Das ist etwas anderes als das mühsame Mäandern der CDU/CSU um eine Wertorientierung (der letzte Versuch: Annette Schavan meint, konservativ würde nicht bedeuten, immer am Alten festzuhalten, sondern würde bedeuten, dass Veränderung begründungspflichtig sei.)
Nein, die Grünen stehen für etwas, nämlich für eine Perspektive einer fairen, lebenswerten, menschenwürdigen Perspektive nicht nur für Bayern oder für Schwaben, sondern sehr wohl für unseren ganzen Planeten, sie sind für eine Weltinnenpolitik, nicht nur, weil sie Gutmenschen sind, sondern auch, weil sie wissen, dass es nichts nutzt, nur hohe Zäune rund um Europa zu ziehen.
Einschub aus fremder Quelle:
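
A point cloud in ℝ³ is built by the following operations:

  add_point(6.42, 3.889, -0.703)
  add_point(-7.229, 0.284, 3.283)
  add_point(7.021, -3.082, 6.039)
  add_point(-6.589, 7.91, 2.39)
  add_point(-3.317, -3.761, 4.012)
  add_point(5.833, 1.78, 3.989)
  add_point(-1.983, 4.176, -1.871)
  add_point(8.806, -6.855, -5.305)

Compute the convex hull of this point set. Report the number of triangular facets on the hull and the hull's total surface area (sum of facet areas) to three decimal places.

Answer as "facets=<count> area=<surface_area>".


facets=12 area=471.860

Points on the hull: [0, 1, 2, 3, 4, 5, 6, 7] (8 of 8).

Per-facet area ½‖(b−a)×(c−a)‖:
  f1: (p2, p3, p1) → 56.6049
  f2: (p0, p2, p7) → 53.3448
  f3: (p6, p7, p1) → 63.8665
  f4: (p6, p3, p1) → 25.9471
  f5: (p6, p0, p7) → 49.8466
  f6: (p6, p0, p3) → 25.6451
  f7: (p4, p7, p1) → 35.3919
  f8: (p4, p2, p1) → 22.6585
  f9: (p4, p2, p7) → 63.7033
  f10: (p5, p2, p3) → 29.1519
  f11: (p5, p0, p3) → 35.4957
  f12: (p5, p0, p2) → 10.2042
Σ area = 471.860

Check V−E+F: 8 − 18 + 12 = 2.


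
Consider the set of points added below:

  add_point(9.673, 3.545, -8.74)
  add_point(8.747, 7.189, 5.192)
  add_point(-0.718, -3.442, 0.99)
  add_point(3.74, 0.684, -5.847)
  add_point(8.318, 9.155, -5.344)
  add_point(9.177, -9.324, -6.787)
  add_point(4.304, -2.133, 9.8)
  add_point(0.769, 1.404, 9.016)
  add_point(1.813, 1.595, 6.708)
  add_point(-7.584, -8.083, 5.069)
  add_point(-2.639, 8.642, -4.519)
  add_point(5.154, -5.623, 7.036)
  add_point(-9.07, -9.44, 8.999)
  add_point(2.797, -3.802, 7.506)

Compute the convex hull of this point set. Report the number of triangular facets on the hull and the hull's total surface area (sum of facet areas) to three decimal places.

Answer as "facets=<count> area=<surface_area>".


10 of the 14 inputs are extreme points: [0, 1, 4, 5, 6, 7, 9, 10, 11, 12].

Facet areas (half cross-product norm):
  f1: (p10, p4, p0) → 36.0817
  f2: (p10, p5, p0) → 87.3568
  f3: (p11, p6, p12) → 33.6044
  f4: (p11, p5, p12) → 104.6934
  f5: (p9, p5, p12) → 29.0366
  f6: (p9, p10, p12) → 27.9968
  f7: (p9, p10, p5) → 184.8388
  f8: (p1, p10, p4) → 58.9423
  f9: (p1, p4, p0) → 33.8196
  f10: (p1, p11, p6) → 24.3421
  f11: (p1, p5, p0) → 93.4909
  f12: (p1, p11, p5) → 99.7716
  f13: (p7, p10, p12) → 112.9144
  f14: (p7, p1, p10) → 76.1694
  f15: (p7, p6, p12) → 37.0151
  f16: (p7, p1, p6) → 26.6475
Σ area = 1066.722

Euler characteristic 10−24+16 = 2 ✓

facets=16 area=1066.722


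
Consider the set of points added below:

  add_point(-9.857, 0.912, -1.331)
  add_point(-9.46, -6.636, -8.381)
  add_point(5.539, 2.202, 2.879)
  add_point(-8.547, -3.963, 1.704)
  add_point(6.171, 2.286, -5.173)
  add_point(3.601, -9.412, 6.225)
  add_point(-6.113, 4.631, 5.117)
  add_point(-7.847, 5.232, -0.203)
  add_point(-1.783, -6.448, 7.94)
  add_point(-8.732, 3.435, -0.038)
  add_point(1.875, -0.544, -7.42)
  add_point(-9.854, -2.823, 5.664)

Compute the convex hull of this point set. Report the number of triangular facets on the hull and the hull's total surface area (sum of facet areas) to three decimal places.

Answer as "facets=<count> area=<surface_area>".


11 of the 12 inputs are extreme points: [0, 1, 2, 4, 5, 6, 7, 8, 9, 10, 11].

Per-facet area ½‖(b−a)×(c−a)‖:
  f1: (p10, p5, p4) → 45.4727
  f2: (p10, p1, p5) → 105.0464
  f3: (p7, p10, p4) → 37.3719
  f4: (p7, p1, p0) → 15.6548
  f5: (p7, p10, p1) → 79.5818
  f6: (p2, p5, p4) → 47.2394
  f7: (p2, p7, p4) → 56.1983
  f8: (p2, p7, p6) → 33.7273
  f9: (p11, p1, p0) → 39.5965
  f10: (p11, p7, p6) → 23.5136
  f11: (p8, p11, p6) → 38.1662
  f12: (p8, p2, p5) → 37.9715
  f13: (p8, p2, p6) → 64.9524
  f14: (p8, p1, p5) → 57.1898
  f15: (p8, p11, p1) → 66.0801
  f16: (p9, p7, p0) → 1.5264
  f17: (p9, p11, p0) → 12.0917
  f18: (p9, p11, p7) → 5.4985
Σ area = 766.879

Euler: V−E+F = 11−27+18 = 2.

facets=18 area=766.879


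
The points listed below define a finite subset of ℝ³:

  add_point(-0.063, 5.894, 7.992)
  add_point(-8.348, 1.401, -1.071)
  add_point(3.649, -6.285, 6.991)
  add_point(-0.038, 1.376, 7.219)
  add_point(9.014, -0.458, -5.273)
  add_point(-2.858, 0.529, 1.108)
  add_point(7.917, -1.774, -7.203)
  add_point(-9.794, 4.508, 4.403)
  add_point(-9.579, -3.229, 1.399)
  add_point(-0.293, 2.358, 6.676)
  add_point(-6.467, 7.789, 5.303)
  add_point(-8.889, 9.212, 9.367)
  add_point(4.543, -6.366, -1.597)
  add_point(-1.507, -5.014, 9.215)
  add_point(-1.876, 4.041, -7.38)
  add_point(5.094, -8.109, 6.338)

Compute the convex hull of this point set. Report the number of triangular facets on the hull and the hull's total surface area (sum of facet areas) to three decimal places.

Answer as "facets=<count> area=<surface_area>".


13 of the 16 inputs are extreme points: [0, 1, 2, 4, 6, 7, 8, 10, 11, 12, 13, 14, 15].

Triangle areas on the boundary:
  f1: (p8, p11, p7) → 12.9214
  f2: (p0, p15, p4) → 103.0325
  f3: (p0, p10, p11) → 17.4077
  f4: (p14, p11, p7) → 41.0377
  f5: (p14, p10, p11) → 6.3218
  f6: (p14, p0, p4) → 90.6916
  f7: (p14, p0, p10) → 50.3802
  f8: (p12, p8, p15) → 59.9173
  f9: (p13, p8, p15) → 40.7178
  f10: (p13, p8, p11) → 80.9779
  f11: (p13, p0, p11) → 51.6113
  f12: (p1, p8, p7) → 17.3993
  f13: (p1, p14, p7) → 24.6172
  f14: (p1, p14, p8) → 18.0008
  f15: (p6, p15, p4) → 18.2034
  f16: (p6, p12, p15) → 20.4545
  f17: (p6, p14, p4) → 14.5977
  f18: (p6, p14, p8) → 76.7418
  f19: (p6, p12, p8) → 53.4829
  f20: (p2, p0, p15) → 6.2398
  f21: (p2, p13, p15) → 4.1143
  f22: (p2, p13, p0) → 31.8153
Σ area = 840.684

Euler characteristic 13−33+22 = 2 ✓

facets=22 area=840.684


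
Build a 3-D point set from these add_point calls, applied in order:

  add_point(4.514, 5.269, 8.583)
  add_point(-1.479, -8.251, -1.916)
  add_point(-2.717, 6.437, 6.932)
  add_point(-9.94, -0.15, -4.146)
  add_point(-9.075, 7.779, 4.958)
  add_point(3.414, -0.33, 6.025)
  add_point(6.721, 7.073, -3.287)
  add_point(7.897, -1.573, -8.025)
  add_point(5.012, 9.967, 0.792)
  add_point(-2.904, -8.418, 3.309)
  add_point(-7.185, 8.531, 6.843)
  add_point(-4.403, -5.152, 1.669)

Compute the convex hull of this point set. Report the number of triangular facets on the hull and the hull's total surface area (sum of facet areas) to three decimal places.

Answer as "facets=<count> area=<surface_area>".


facets=16 area=848.995

10 of the 12 inputs are extreme points: [0, 1, 3, 4, 5, 6, 7, 8, 9, 10].

Facet areas (half cross-product norm):
  f1: (p6, p7, p3) → 87.1494
  f2: (p6, p8, p3) → 47.9991
  f3: (p1, p7, p3) → 77.4794
  f4: (p1, p9, p3) → 32.3017
  f5: (p1, p9, p7) → 26.6147
  f6: (p4, p8, p3) → 89.7851
  f7: (p4, p10, p8) → 17.8861
  f8: (p4, p9, p3) → 79.5907
  f9: (p4, p10, p9) → 24.0743
  f10: (p0, p10, p8) → 54.6939
  f11: (p0, p10, p9) → 97.5165
  f12: (p0, p6, p7) → 56.6167
  f13: (p0, p6, p8) → 22.1176
  f14: (p5, p9, p7) → 77.9308
  f15: (p5, p0, p7) → 42.2006
  f16: (p5, p0, p9) → 15.0389
Σ area = 848.995

Euler characteristic 10−24+16 = 2 ✓


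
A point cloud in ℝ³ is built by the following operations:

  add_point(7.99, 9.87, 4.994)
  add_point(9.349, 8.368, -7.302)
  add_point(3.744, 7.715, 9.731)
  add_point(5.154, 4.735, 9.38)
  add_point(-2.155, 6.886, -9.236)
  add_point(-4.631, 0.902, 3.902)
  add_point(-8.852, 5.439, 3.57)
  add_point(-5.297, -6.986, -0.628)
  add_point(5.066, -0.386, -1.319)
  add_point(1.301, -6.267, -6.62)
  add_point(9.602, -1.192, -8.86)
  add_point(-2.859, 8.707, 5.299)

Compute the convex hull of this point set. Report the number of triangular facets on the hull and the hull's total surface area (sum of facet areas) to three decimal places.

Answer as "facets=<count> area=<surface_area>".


Hull vertices (11/12): indices [0, 1, 2, 3, 4, 5, 6, 7, 9, 10, 11].

Area of each hull facet:
  f1: (p4, p7, p6) → 94.0705
  f2: (p5, p7, p6) → 23.5215
  f3: (p9, p4, p10) → 65.5520
  f4: (p9, p4, p7) → 61.9051
  f5: (p11, p2, p6) → 17.6728
  f6: (p11, p4, p6) → 49.8575
  f7: (p1, p4, p10) → 56.5213
  f8: (p3, p5, p7) → 44.4201
  f9: (p3, p2, p6) → 23.1321
  f10: (p3, p5, p6) → 34.4482
  f11: (p3, p9, p7) → 82.7983
  f12: (p3, p9, p10) → 95.3437
  f13: (p0, p3, p2) → 11.1170
  f14: (p0, p11, p2) → 26.8016
  f15: (p0, p1, p10) → 57.9511
  f16: (p0, p3, p10) → 65.0544
  f17: (p0, p11, p4) → 79.8854
  f18: (p0, p1, p4) → 73.0861
Σ area = 963.139

Check V−E+F: 11 − 27 + 18 = 2.

facets=18 area=963.139


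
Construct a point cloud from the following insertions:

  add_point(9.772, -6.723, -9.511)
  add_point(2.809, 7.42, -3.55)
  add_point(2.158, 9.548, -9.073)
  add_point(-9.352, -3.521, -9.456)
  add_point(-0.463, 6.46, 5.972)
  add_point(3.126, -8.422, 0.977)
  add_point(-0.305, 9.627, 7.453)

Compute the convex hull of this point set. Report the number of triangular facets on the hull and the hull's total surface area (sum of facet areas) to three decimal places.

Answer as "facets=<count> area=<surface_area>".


facets=10 area=825.225

Points on the hull: [0, 1, 2, 3, 4, 5, 6] (7 of 7).

Triangle areas on the boundary:
  f1: (p5, p0, p3) → 105.0099
  f2: (p5, p6, p0) → 118.3126
  f3: (p2, p0, p3) → 143.4487
  f4: (p2, p6, p3) → 145.1467
  f5: (p4, p6, p3) → 22.2633
  f6: (p4, p5, p3) → 132.7806
  f7: (p4, p5, p6) → 8.1262
  f8: (p1, p6, p0) → 78.2414
  f9: (p1, p2, p0) → 50.1697
  f10: (p1, p2, p6) → 21.7258
Σ area = 825.225

Euler characteristic 7−15+10 = 2 ✓


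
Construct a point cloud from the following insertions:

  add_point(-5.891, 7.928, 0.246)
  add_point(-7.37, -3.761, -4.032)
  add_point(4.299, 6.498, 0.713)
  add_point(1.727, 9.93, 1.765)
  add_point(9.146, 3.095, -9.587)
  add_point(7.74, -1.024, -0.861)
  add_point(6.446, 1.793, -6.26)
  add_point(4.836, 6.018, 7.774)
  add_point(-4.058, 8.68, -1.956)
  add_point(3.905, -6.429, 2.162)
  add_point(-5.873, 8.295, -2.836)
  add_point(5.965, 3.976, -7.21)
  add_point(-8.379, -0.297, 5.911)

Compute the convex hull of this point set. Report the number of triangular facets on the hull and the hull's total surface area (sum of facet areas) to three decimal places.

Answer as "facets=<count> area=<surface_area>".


facets=16 area=780.775

Points on the hull: [0, 1, 3, 4, 5, 7, 8, 9, 10, 12] (10 of 13).

Per-facet area ½‖(b−a)×(c−a)‖:
  f1: (p7, p9, p12) → 87.3962
  f2: (p1, p9, p12) → 66.3951
  f3: (p1, p9, p4) → 103.3160
  f4: (p1, p10, p12) → 59.0622
  f5: (p1, p10, p4) → 102.5965
  f6: (p5, p9, p4) → 23.0520
  f7: (p5, p7, p4) → 50.1605
  f8: (p5, p7, p9) → 41.9354
  f9: (p0, p7, p12) → 66.2882
  f10: (p0, p10, p12) → 12.2407
  f11: (p3, p7, p4) → 58.6243
  f12: (p3, p0, p7) → 28.7502
  f13: (p3, p0, p10) → 12.3025
  f14: (p8, p10, p4) → 14.8684
  f15: (p8, p3, p4) → 52.9384
  f16: (p8, p3, p10) → 0.8481
Σ area = 780.775

Check V−E+F: 10 − 24 + 16 = 2.


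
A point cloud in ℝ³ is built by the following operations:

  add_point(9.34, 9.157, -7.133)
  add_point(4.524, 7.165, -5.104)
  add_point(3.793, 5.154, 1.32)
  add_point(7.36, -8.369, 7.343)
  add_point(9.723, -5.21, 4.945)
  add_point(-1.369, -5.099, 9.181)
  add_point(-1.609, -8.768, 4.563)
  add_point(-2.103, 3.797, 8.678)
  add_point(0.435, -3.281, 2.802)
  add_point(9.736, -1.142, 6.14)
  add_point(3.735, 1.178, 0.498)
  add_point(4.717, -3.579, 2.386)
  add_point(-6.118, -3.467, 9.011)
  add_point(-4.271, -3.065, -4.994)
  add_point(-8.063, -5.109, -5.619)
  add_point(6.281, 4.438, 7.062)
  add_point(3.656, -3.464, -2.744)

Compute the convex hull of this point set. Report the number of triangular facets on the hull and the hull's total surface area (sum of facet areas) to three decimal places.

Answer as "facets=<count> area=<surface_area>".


Hull vertices (12/17): indices [0, 1, 3, 4, 5, 6, 7, 9, 12, 14, 15, 16].

Per-facet area ½‖(b−a)×(c−a)‖:
  f1: (p4, p0, p9) → 33.1628
  f2: (p1, p0, p14) → 25.5736
  f3: (p1, p7, p14) → 124.5099
  f4: (p1, p7, p0) → 28.4415
  f5: (p12, p7, p14) → 61.2249
  f6: (p12, p7, p5) → 20.5587
  f7: (p15, p0, p9) → 50.5779
  f8: (p15, p7, p0) → 60.0574
  f9: (p15, p7, p5) → 38.2749
  f10: (p16, p0, p14) → 80.1310
  f11: (p16, p4, p0) → 71.4439
  f12: (p6, p12, p14) → 52.0017
  f13: (p6, p12, p5) → 14.6899
  f14: (p3, p4, p9) → 8.4088
  f15: (p3, p15, p9) → 20.2738
  f16: (p3, p15, p5) → 55.5405
  f17: (p3, p6, p5) → 26.4912
  f18: (p3, p16, p4) → 22.4558
  f19: (p3, p16, p14) → 64.3296
  f20: (p3, p6, p14) → 41.3519
Σ area = 899.500

Euler: V−E+F = 12−30+20 = 2.

facets=20 area=899.500


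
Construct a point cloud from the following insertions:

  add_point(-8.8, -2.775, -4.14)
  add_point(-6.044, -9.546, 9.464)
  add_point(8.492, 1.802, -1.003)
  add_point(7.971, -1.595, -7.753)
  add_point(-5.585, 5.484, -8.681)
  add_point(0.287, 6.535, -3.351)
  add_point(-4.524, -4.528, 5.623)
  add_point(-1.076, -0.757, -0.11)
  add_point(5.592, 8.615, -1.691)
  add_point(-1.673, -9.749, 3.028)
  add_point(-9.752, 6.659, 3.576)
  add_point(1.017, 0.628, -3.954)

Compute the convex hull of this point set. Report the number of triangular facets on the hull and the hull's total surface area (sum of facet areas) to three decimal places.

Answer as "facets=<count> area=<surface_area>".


facets=12 area=891.598

Extreme-point indices: [0, 1, 2, 3, 4, 8, 9, 10] — 8 of 12 on the boundary.

Per-facet area ½‖(b−a)×(c−a)‖:
  f1: (p8, p1, p10) → 144.0575
  f2: (p8, p1, p2) → 75.9445
  f3: (p8, p4, p10) → 85.4288
  f4: (p8, p3, p2) → 26.8522
  f5: (p8, p3, p4) → 78.4911
  f6: (p0, p1, p10) → 92.4177
  f7: (p0, p4, p10) → 57.5210
  f8: (p0, p3, p4) → 75.6866
  f9: (p9, p0, p1) → 47.3034
  f10: (p9, p0, p3) → 96.5707
  f11: (p9, p1, p2) → 51.7107
  f12: (p9, p3, p2) → 59.6143
Σ area = 891.598

Check V−E+F: 8 − 18 + 12 = 2.


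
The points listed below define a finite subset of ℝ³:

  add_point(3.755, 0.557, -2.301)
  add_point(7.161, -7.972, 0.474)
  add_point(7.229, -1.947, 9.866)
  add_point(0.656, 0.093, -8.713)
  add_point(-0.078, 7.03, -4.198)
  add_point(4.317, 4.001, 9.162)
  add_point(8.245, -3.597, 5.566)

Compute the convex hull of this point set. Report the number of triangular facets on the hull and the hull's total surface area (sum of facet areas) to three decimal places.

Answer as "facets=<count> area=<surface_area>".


7 of the 7 inputs are extreme points: [0, 1, 2, 3, 4, 5, 6].

Area of each hull facet:
  f1: (p1, p2, p6) → 7.8096
  f2: (p1, p2, p3) → 74.8711
  f3: (p0, p6, p4) → 24.9677
  f4: (p0, p3, p4) → 25.6078
  f5: (p0, p1, p6) → 31.1313
  f6: (p0, p1, p3) → 31.9891
  f7: (p5, p6, p4) → 66.6308
  f8: (p5, p2, p6) → 14.9304
  f9: (p5, p3, p4) → 56.9852
  f10: (p5, p2, p3) → 62.1363
Σ area = 397.059

Euler: V−E+F = 7−15+10 = 2.

facets=10 area=397.059


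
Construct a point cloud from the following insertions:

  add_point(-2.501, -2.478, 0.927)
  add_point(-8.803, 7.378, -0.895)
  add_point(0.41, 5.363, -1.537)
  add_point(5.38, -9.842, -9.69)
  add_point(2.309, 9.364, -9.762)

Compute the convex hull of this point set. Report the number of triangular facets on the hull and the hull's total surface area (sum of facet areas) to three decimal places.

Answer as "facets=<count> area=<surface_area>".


facets=6 area=446.520

Extreme-point indices: [0, 1, 2, 3, 4] — 5 of 5 on the boundary.

Facet areas (half cross-product norm):
  f1: (p4, p3, p1) → 139.5764
  f2: (p0, p3, p1) → 73.3482
  f3: (p2, p4, p1) → 43.5338
  f4: (p2, p0, p1) → 40.7256
  f5: (p2, p4, p3) → 83.4952
  f6: (p2, p0, p3) → 65.8406
Σ area = 446.520

Euler: V−E+F = 5−9+6 = 2.


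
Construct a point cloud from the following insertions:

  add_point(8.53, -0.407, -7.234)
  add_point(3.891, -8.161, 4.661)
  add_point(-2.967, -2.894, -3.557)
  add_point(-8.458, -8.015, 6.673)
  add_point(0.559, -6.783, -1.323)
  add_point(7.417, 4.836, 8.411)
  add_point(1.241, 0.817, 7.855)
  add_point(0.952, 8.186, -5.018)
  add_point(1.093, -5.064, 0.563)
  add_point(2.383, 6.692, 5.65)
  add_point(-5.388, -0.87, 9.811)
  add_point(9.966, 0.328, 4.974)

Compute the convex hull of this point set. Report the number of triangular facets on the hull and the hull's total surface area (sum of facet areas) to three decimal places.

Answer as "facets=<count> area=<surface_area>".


facets=16 area=806.663

Points on the hull: [0, 1, 2, 3, 4, 5, 7, 9, 10, 11] (10 of 12).

Facet areas (half cross-product norm):
  f1: (p1, p0, p11) → 63.6116
  f2: (p2, p7, p3) → 58.9458
  f3: (p2, p0, p7) → 61.6885
  f4: (p10, p1, p3) → 50.1914
  f5: (p10, p7, p3) → 75.2354
  f6: (p10, p9, p7) → 59.0381
  f7: (p5, p9, p7) → 26.1945
  f8: (p5, p0, p11) → 32.1192
  f9: (p5, p0, p7) → 85.8368
  f10: (p5, p10, p9) → 34.3738
  f11: (p5, p1, p11) → 30.1839
  f12: (p5, p10, p1) → 80.2771
  f13: (p4, p1, p0) → 40.2528
  f14: (p4, p2, p0) → 33.2808
  f15: (p4, p1, p3) → 41.1794
  f16: (p4, p2, p3) → 34.2534
Σ area = 806.663

Euler: V−E+F = 10−24+16 = 2.


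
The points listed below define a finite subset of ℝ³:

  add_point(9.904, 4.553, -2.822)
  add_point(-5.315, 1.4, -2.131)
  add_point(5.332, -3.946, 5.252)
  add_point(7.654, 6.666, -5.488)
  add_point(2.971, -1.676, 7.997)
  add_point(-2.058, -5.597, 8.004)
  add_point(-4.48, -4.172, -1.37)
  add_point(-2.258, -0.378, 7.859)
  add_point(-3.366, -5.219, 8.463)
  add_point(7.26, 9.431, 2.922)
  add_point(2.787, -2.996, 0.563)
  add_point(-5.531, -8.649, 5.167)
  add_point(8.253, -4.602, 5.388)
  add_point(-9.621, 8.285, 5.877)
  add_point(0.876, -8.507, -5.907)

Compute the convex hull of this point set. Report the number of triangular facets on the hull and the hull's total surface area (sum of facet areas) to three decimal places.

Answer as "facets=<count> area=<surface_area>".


Hull vertices (13/15): indices [0, 1, 3, 4, 5, 6, 7, 8, 9, 11, 12, 13, 14].

Triangle areas on the boundary:
  f1: (p3, p14, p0) → 32.9793
  f2: (p6, p11, p13) → 61.1292
  f3: (p6, p14, p11) → 31.9990
  f4: (p9, p4, p13) → 99.2397
  f5: (p9, p3, p13) → 74.7733
  f6: (p9, p3, p0) → 16.2793
  f7: (p8, p11, p13) → 37.5647
  f8: (p12, p14, p0) → 84.1986
  f9: (p12, p9, p0) → 49.4249
  f10: (p12, p9, p4) → 42.5340
  f11: (p12, p14, p11) → 81.1179
  f12: (p1, p3, p14) → 85.9756
  f13: (p1, p6, p14) → 19.7883
  f14: (p1, p3, p13) → 78.7257
  f15: (p1, p6, p13) → 27.0099
  f16: (p7, p4, p13) → 18.4847
  f17: (p7, p8, p13) → 22.9678
  f18: (p7, p8, p4) → 13.4781
  f19: (p5, p8, p4) → 3.8063
  f20: (p5, p12, p4) → 19.5654
  f21: (p5, p8, p11) → 3.7547
  f22: (p5, p12, p11) → 24.3481
Σ area = 929.145

Check V−E+F: 13 − 33 + 22 = 2.

facets=22 area=929.145


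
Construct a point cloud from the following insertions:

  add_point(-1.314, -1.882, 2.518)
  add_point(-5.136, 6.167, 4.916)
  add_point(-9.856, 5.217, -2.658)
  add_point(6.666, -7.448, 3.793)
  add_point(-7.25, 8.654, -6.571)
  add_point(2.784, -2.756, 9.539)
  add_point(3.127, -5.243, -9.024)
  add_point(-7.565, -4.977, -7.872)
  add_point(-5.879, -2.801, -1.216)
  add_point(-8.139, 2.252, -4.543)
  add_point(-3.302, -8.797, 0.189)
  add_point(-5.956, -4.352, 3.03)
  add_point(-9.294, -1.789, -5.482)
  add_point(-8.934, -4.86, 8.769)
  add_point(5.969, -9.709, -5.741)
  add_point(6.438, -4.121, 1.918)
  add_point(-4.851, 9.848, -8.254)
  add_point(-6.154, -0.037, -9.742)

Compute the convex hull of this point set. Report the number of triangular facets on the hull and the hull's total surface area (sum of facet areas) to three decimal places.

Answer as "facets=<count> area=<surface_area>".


Extreme-point indices: [1, 2, 3, 4, 5, 6, 7, 10, 12, 13, 14, 15, 16, 17] — 14 of 18 on the boundary.

Facet areas (half cross-product norm):
  f1: (p10, p14, p3) → 47.5635
  f2: (p15, p14, p3) → 18.0405
  f3: (p13, p10, p3) → 57.8781
  f4: (p13, p1, p2) → 55.1159
  f5: (p4, p17, p16) → 14.6905
  f6: (p4, p1, p2) → 25.1683
  f7: (p4, p1, p16) → 16.8156
  f8: (p6, p17, p16) → 50.2332
  f9: (p6, p15, p16) → 98.1393
  f10: (p6, p15, p14) → 29.5543
  f11: (p7, p10, p14) → 54.5363
  f12: (p7, p6, p14) → 30.4853
  f13: (p7, p6, p17) → 28.3076
  f14: (p7, p13, p10) → 52.2117
  f15: (p5, p1, p16) → 74.6007
  f16: (p5, p15, p16) → 87.9357
  f17: (p5, p15, p3) → 15.7584
  f18: (p5, p13, p3) → 47.4463
  f19: (p5, p13, p1) → 65.7299
  f20: (p12, p13, p2) → 54.4463
  f21: (p12, p7, p13) → 29.3788
  f22: (p12, p7, p17) → 11.0199
  f23: (p12, p4, p2) → 21.2848
  f24: (p12, p4, p17) → 25.9527
Σ area = 1012.294

Check V−E+F: 14 − 36 + 24 = 2.

facets=24 area=1012.294


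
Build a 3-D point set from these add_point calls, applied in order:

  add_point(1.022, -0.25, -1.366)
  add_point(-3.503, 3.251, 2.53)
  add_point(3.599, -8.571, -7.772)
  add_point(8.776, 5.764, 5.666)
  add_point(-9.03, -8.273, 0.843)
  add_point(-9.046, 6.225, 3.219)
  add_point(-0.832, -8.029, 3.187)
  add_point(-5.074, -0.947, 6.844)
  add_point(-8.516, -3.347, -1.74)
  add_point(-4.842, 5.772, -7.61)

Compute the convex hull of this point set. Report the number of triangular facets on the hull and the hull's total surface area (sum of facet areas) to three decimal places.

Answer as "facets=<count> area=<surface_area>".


8 of the 10 inputs are extreme points: [2, 3, 4, 5, 6, 7, 8, 9].

Per-facet area ½‖(b−a)×(c−a)‖:
  f1: (p7, p3, p5) → 69.1693
  f2: (p4, p7, p5) → 45.3782
  f3: (p9, p3, p5) → 101.7328
  f4: (p9, p2, p3) → 147.8525
  f5: (p6, p7, p3) → 69.2485
  f6: (p6, p4, p7) → 36.5124
  f7: (p6, p2, p3) → 100.4537
  f8: (p6, p4, p2) → 50.1950
  f9: (p8, p4, p2) → 40.4688
  f10: (p8, p9, p2) → 81.4711
  f11: (p8, p4, p5) → 24.8700
  f12: (p8, p9, p5) → 55.0274
Σ area = 822.380

Euler: V−E+F = 8−18+12 = 2.

facets=12 area=822.380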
Sondern weil sie wissen, dass es eine Entwicklungsperspektive geben muss auch für Länder außerhalb der Euro- und der Dollarzone.
Kein Zweifel,auch GRÜNE machen Fehler, etwa, wenn sie im Zwang, gegen die „wir sind kein Einwanderungsland“-Behauptung der CDU über Jahre eine naiv-libertäre Grundhaltung an den Tag gelegt haben. Der Satz, jeder soll nach seiner Facon glücklich werden, bedeutet nicht, dass man sich keine Regeln für das Zusammenleben ausdenken muss. Und für deren Einhaltung eintreten muss. Aber, und das haben viele,
die die GRÜNEN mit Interesse beobachten, verstanden, sie lernen aus ihren Fehlern, sie korrigieren ihre Haltung, ohne ihr Ziel, den Planeten überlebensfähig zu machen, aus dem Auge zu verlieren. Das macht sie weiterhin wichtig.
Ja, wenn die GRÜNEN jetzt möglicherweise in einer baden-württembergischen Landesregierung den Ton angeben werden, werden sie wieder dazu lernen müssen. Weil es dann Dinge geben wird, die man und frau durchsetzen will und muss. Und weil man die Hürden für die Einbeziehung von Menschen ganz schön hoch gelegt hat. Aber so wie sich Geschichte nicht einfach wiederholt, muss man sich vor Augen halten, dass Politik nicht immer in denselben Bahnen verläuft. Die Achsen der Gesellschaft verschieben sich. Und wenn die offizielle politische Kultur einmal zur Kenntnis nehmen darf, dass wir eine Gesellschaft in der Veränderung sind und es nicht darum gehen kann, die Sicherheiten des Nachkriegsdeutschlands wieder herzustellen, wenn die politischen und wirtschaftlichen Eliten zeigen, dass sie nicht nur über die Risiken Dritter reden, sondern auch bereit sind, selbst Risiken auf sich zu nehmen, kann das zu einer sehr viel ernsthafteren,einer partizipativen Kultur führen. Und damit wäre dann allen gedient.
Deshalb, liebe Frau Merkel, brauchen Sie die GRÜNEN, die für das Grosse, Ganze sind, sehr wohl. Schon weil sie dann einen Gegenpart haben, der sie dazu bringt, die völlige Beliebigkeit, die im Kanzlerwahlverein CDU mit Ihrer freundlichen Unterstützung herrscht, in eine Richtung zu bewegen. Ich wünsche mir, dass sie, wie schon bisher so oft, weiter bei den GRÜNEN kopieren und hemmungslos klauen anstatt dem Kollegen Seehofer auf seinem Weg zurück in die sechzigerjahr Idylle zu folgen.